Tras la pausa que refresca, llega Carlo Emilio Gadda, ya verá usted enseguida por qué. Y finalmente, cerrando mi generosa entrega de documentos, el fragmento de un poema de Derek Walcott, donde se le invita amablemente a usted a comprender lo absurdo de querer imitar o eclipsar obras maestras y a ver que lo mejor que podría hacer es eclipsarse usted mismo. Suyo,
Derain
68) Las frases de Kafka a Janouch me vienen mejor de lo que desearía Derain, pues hablan de lo que me sucede a medida que avanzo en la búsqueda inútil del centro del laberinto del No: «Cuanto más marchan los hombres, tanto más se alejan de la meta. Gastan sus fuerzas en vano. Piensan que andan, pero sólo se precipitan -sin avanzar- hacia el vacío. Eso es todo.»
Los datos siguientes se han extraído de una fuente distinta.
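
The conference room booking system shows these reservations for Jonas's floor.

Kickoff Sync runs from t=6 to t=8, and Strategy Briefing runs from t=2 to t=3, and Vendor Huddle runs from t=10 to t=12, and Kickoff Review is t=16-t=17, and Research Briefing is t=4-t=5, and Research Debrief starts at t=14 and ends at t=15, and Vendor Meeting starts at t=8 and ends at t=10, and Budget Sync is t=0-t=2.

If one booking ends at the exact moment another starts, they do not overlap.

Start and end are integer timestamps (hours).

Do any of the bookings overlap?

No

Two intervals overlap when each starts before the other ends.
Sorted by start: Budget Sync, Strategy Briefing, Research Briefing, Kickoff Sync, Vendor Meeting, Vendor Huddle, Research Debrief, Kickoff Review.
Strategy Briefing starts exactly when Budget Sync ends (back-to-back, no overlap), so nothing later overlaps Budget Sync either.
Research Briefing starts after Strategy Briefing ends, so nothing later overlaps Strategy Briefing either.
Kickoff Sync starts after Research Briefing ends, so nothing later overlaps Research Briefing either.
Vendor Meeting starts exactly when Kickoff Sync ends (back-to-back, no overlap), so nothing later overlaps Kickoff Sync either.
Vendor Huddle starts exactly when Vendor Meeting ends (back-to-back, no overlap), so nothing later overlaps Vendor Meeting either.
Research Debrief starts after Vendor Huddle ends, so nothing later overlaps Vendor Huddle either.
Kickoff Review starts after Research Debrief ends.
Every pair is clear; the schedule has no overlaps.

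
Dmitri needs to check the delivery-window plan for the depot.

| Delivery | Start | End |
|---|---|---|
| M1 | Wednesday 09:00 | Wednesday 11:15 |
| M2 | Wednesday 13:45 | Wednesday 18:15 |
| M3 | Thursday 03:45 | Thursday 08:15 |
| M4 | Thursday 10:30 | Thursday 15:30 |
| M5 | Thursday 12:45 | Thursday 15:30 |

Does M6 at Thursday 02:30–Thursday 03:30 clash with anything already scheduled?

M1: ends Wednesday 11:15 at or before M6 starts Thursday 02:30 → clear.
M2: ends Wednesday 18:15 at or before M6 starts Thursday 02:30 → clear.
M3: starts Thursday 03:45 at or after M6 ends Thursday 03:30 → clear.
M4: starts Thursday 10:30 at or after M6 ends Thursday 03:30 → clear.
M5: starts Thursday 12:45 at or after M6 ends Thursday 03:30 → clear.

No — it doesn't clash with anything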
Estas frases parecen hablar de lo que me pasa en este diario por el que voy a la deriva, navegando por los mares del maldito embrollo del síndrome de Bartleby: tema laberíntico que carece de centro, pues hay tantos escritores como formas de abandonar la literatura, y no existe una unidad de conjunto y ni tan siquiera es sencillo dar con una frase que pudiera crear el espejismo de que he llegado al fondo de la verdad que se esconde detrás del mal endémico, de la pulsión negativa que paraliza las mejores mentes. Sólo sé que para expresar ese drama navego muy bien en lo fragmentario y en el hallazgo casual o en el recuerdo repentino de libros, vidas, textos o simplemente frases sueltas que van ampliando las dimensiones del laberinto sin centro.
Vivo como un explorador. Cuanto más avanzo en la búsqueda del centro del laberinto, más me alejo de él. Soy como aquel que en La colonia penitenciaria no entiende el sentido de los diseños que le muestra el oficial: «Es muy ingenioso, pero no puedo descifrarlo.»